House approves bill to absolve heroes from criminal charges
KINGSTON, Jamaica — The House of Representatives passed a Bill today to absolve Jamaica’s national heroes and their supporters from criminal charges made against them by colonial governments.
The Bill, which is aimed at absolving certain National Heroes, their supporters, sympathisers and participants in their activities, was passed with full support from both sides of the House.
Minister of Culture, Gender, Entertainment and Sports, Olivia Grange, who brought the measure to Gordon House, said that by supporting and passing the Bill, her colleagues had fulfilled one of their historical missions.

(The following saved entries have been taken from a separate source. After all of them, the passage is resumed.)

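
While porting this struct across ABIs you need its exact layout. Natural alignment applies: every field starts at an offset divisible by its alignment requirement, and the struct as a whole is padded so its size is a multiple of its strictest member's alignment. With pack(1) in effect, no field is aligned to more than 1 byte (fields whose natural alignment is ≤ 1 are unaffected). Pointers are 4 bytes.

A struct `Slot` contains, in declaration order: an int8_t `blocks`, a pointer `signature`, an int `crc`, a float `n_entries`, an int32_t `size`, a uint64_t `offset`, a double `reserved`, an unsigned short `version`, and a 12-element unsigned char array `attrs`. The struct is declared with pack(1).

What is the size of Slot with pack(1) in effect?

47

blocks at 0 (size 1, align 1) → ends 1
signature at 1 (size 4, align 1) → ends 5
crc at 5 (size 4, align 1) → ends 9
n_entries at 9 (size 4, align 1) → ends 13
size at 13 (size 4, align 1) → ends 17
offset at 17 (size 8, align 1) → ends 25
reserved at 25 (size 8, align 1) → ends 33
version at 33 (size 2, align 1) → ends 35
attrs at 35 (size 12, align 1) → ends 47
total 47 bytes, alignment 1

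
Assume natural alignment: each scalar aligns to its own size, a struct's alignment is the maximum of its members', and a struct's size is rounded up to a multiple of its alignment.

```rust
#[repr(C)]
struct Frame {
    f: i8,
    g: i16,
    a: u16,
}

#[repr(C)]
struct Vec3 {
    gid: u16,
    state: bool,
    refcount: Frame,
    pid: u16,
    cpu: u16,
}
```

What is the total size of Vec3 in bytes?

14

Frame: @0: f [1B, align 1] → 1; +1 pad (align 2); @2: g [2B, align 2] → 4; @4: a [2B, align 2] → 6; size 6, align 2
@0: gid [2B, align 2] → 2
@2: state [1B, align 1] → 3
+1 pad (align 2)
@4: refcount [6B, align 2] → 10
@10: pid [2B, align 2] → 12
@12: cpu [2B, align 2] → 14
size 14, align 2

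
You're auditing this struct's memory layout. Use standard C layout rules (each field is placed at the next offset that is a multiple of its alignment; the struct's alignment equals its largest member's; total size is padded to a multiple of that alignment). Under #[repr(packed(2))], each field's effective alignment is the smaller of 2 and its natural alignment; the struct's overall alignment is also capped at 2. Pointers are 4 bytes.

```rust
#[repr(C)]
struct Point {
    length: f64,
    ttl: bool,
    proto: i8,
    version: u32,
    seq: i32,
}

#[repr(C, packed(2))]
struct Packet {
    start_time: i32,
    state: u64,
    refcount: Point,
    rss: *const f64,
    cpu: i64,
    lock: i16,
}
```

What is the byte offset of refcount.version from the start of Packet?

Point: @0: length [8B, align 8] → 8; @8: ttl [1B, align 1] → 9; @9: proto [1B, align 1] → 10; +2 pad (align 4); @12: version [4B, align 4] → 16; @16: seq [4B, align 4] → 20; +4 tail pad (align 8); size 24, align 8
@0: start_time [4B, align 2] → 4
@4: state [8B, align 2] → 12
@12: refcount [24B, align 2] → 36
within Point: version at 12
12 + 12 = 24

24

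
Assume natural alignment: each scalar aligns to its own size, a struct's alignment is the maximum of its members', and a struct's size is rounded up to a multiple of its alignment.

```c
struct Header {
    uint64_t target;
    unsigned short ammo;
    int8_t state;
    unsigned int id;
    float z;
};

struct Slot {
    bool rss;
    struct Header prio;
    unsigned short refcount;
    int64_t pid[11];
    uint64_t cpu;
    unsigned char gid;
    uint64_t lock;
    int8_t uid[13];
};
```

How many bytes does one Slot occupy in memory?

Header: @0: target [8B, align 8] → 8; @8: ammo [2B, align 2] → 10; @10: state [1B, align 1] → 11; +1 pad (align 4); @12: id [4B, align 4] → 16; @16: z [4B, align 4] → 20; +4 tail pad (align 8); size 24, align 8
@0: rss [1B, align 1] → 1
+7 pad (align 8)
@8: prio [24B, align 8] → 32
@32: refcount [2B, align 2] → 34
+6 pad (align 8)
@40: pid [88B, align 8] → 128
@128: cpu [8B, align 8] → 136
@136: gid [1B, align 1] → 137
+7 pad (align 8)
@144: lock [8B, align 8] → 152
@152: uid [13B, align 1] → 165
+3 tail pad (align 8)
size 168, align 8

168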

“We the children of the ancestors have by this act expressed complicity with them in their heroic stance against oppression and enslavement,” Grange closed the debate.
The Bill aims to absolve National Heroes Samuel Sharpe, George William Gordon, Paul Bogle, Marcus Mosiah Garvey and their supporters, sympathisers and participants by association, and other freedom fighters, from criminal liability arising from participation in the 1760 Tacky or St Mary Rebellion, the 1831- 1832 Christmas Rebellion, the 1865 Morant Bay Rebellion and the 1929 campaign of Garvey’s People’s Political Party.
However, Leader of Opposition Business, Phillip Paulwell, was not satisfied that the Bill went far enough.
He felt that it should have covered a wider area of colonial action against Jamaicans who actively opposed slavery and post-emancipation colonialism.